La pseudociencia de la extrema izquierda ya gobernante en Madrid, Barcelona y otras ciudades y comunidades españolas, destila un lamentable olor a leche regurgitada. Es cierto que cuando Carandell entraba en los bares de Berkeley, Fourier y los kibbutz ya habían dado grandes y graves resultados para la historia. Y que cuando coreábamos evviva il grande il bravo partito comunista de Gramsci, Togliatti, Longo e Berlinguer!, hacía muchos años que Nin, Gide, y hasta Pla habían vuelto de la Urss. Repito que nunca se tiene derecho a decir estupideces. Pero lo que antes de 1989 era un engaño del bien después de 1989 es un crimen del mal. Y el arsenal utópico de la extrema izquierda española, una distopía: lo que en el vocabulario político se conoce como ficción probadamente indeseable y en Medicina alude al funcionamiento anormal de un órgano, en este caso el cerebro.

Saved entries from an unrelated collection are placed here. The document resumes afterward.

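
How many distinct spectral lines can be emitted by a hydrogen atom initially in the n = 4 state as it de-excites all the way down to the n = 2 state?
3

The electron can occupy levels n = 2, 3, ..., 4 during de-excitation — that is m = 4 - 2 + 1 = 3 distinct levels.

The number of distinct spectral lines equals the number of ways to choose 2 of these m levels (each pair gives one possible emission transition):

Number of lines = m(m-1)/2 = 3×2/2 = 3

These correspond to all possible transitions between the 3 levels:
4 → 3, 4 → 2, 3 → 2

Each transition produces a photon with a unique energy (and thus wavelength). This count does not depend on Z.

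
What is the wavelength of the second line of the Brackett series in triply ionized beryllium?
164.027724 nm

The lines of a series are numbered from the longest wavelength (smallest ΔE) outward; the second line is the transition from n = n_f + 2 to n_f.
The Brackett series has all transitions ending at n_f = 4.

For Be³⁺ (Z = 4), the second line (β-line) is the jump from n = 6 to n = 4:
E_6 = -13.6057 × 4² / 6² = -6.0469777778 eV
E_4 = -13.6057 × 4² / 4² = -13.6057000000 eV
ΔE = E_6 - E_4 = 7.5587222222 eV

λ = hc/E = 1239.84 eV·nm / 7.5587222222 eV
λ = 164.027724 nm

This is the β-line of the Brackett series in Be³⁺.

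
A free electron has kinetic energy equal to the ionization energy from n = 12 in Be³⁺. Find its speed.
7.292e+05 m/s (or 0.24325% of c)

The binding energy at n = 12 for Be³⁺ is:
E_12 = -13.6057 × 4²/12² = -1.5117444 eV
|E_12| = 1.5117444 eV

Convert to Joules:
KE = 1.5117444 eV × (1.602177 × 10⁻¹⁹ J/eV) = 2.42208e-19 J

Using KE = ½mv²:
v = √(2·KE/m_e)
v = √(2 × 2.42208e-19 J / 9.10938 × 10⁻³¹ kg)
v = 7.292e+05 m/s

This is approximately 0.24325% the speed of light.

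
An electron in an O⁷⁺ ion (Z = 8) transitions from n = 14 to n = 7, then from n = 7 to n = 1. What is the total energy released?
866.3221 eV

The energy levels of O⁷⁺ are E_n = -13.6057 × 8² / n² eV.

First transition (14 → 7):
ΔE₁ = |E_7 - E_14|
ΔE₁ = |-17.7707102041 - (-4.4426775510)| = 13.3280327 eV

Second transition (7 → 1):
ΔE₂ = |E_1 - E_7|
ΔE₂ = |-870.7648000000 - (-17.7707102041)| = 852.9940898 eV

Total energy released:
E_total = ΔE₁ + ΔE₂ = 13.3280327 + 852.9940898 = 866.3221 eV

Note: This equals the direct transition 14 → 1: 866.3221 eV ✓
Energy is conserved regardless of the path taken.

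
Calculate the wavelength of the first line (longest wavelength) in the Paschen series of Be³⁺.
117.16 nm

The longest wavelength corresponds to the smallest energy transition in the series.
The Paschen series has all transitions ending at n_f = 3.

For Be³⁺ (Z = 4), the first line (α-line) is the jump from n = 4 to n = 3:
E_4 = -13.6057 × 4² / 4² = -13.60570 eV
E_3 = -13.6057 × 4² / 3² = -24.18791 eV
ΔE = E_4 - E_3 = 10.58221 eV

λ = hc/E = 1239.84 eV·nm / 10.58221 eV
λ = 117.16 nm

This is the α-line of the Paschen series in Be³⁺.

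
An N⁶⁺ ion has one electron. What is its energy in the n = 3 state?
-74.08 eV

For hydrogen-like ions, the energy levels scale with Z²:
E_n = -13.6057 Z² / n² eV

For N⁶⁺ (Z = 7) at n = 3:
E_3 = -13.6057 × 7² / 3²
E_3 = -13.6057 × 49 / 9
E_3 = -666.6793 / 9
E_3 = -74.08 eV

The energy is 49 times more negative than hydrogen at the same n due to the stronger nuclear charge.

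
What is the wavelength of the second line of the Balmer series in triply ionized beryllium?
30.3755 nm

The lines of a series are numbered from the longest wavelength (smallest ΔE) outward; the second line is the transition from n = n_f + 2 to n_f.
The Balmer series has all transitions ending at n_f = 2.

For Be³⁺ (Z = 4), the second line (β-line) is the jump from n = 4 to n = 2:
E_4 = -13.6057 × 4² / 4² = -13.605700 eV
E_2 = -13.6057 × 4² / 2² = -54.422800 eV
ΔE = E_4 - E_2 = 40.817100 eV

λ = hc/E = 1239.84 eV·nm / 40.817100 eV
λ = 30.3755 nm

This is the β-line of the Balmer series in Be³⁺.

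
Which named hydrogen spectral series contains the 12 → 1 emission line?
Lyman series

The spectral series in hydrogen are named based on the final (lower) energy level:
- Lyman series: n_final = 1 (ultraviolet)
- Balmer series: n_final = 2 (visible/near-UV)
- Paschen series: n_final = 3 (infrared)
- Brackett series: n_final = 4 (infrared)
- Pfund series: n_final = 5 (far infrared)

Since this transition ends at n = 1, it belongs to the Lyman series.

For reference, this 12 → 1 line has photon energy
ΔE = 13.6057 eV × (1/1² - 1/12²) = 13.511216 eV,
corresponding to wavelength λ = hc/ΔE = 1239.84 eV·nm / 13.511216 eV = 91.7638 nm in the ultraviolet region.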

La obligación, el mandato, de los hijos es poner en apuros a los padres. Así lo hicieron metiéndole electricidad a la música, apartando el matrimonio del sexo o viajando en autobús con Rosa Parks. Es realmente llamativo, ¡aunque apropiado a su condición!, que los indigentes políticos españoles quieran poner en apuros a sus padres con la ropa vieja que estos vistieron. La revolución es una regurgitación: el camino de la revolución acaba en la democracia.
A medida que fui dejando el lugar del hijo para ocupar el del padre pensé que el horizonte utópico iba a ponerse interesante: cyborgs, libre albedrío, realidad virtual, singularidad y mil etcéteras. Iba pertrechándome para la tensión ética que trae la ciencia entre lo que se puede hacer y lo que se debe hacer. Fantaseaba con que al paraíso socialista tan bien parido (¡ah, la violencia, gran partera!) por la dictadura del prole iba a sucederle, por ejemplo, la posibilidad de un mundo que reuniera en un mismo tiempo criaturas mortales e inmortales; y lo que habría que pensar y hacer entonces, y cómo el desgarro generacional adquiriría proporciones épicas. Pero ya ves, liberada. Ha resultado que el problema que traen ahora los hijos es poner a los padres frente al espejo, no de lo que los padres son, sino de lo que fueron. O sea que Brel tenía razón en su bucle. Los burgueses son como los cerdos, monsieur le commissaire.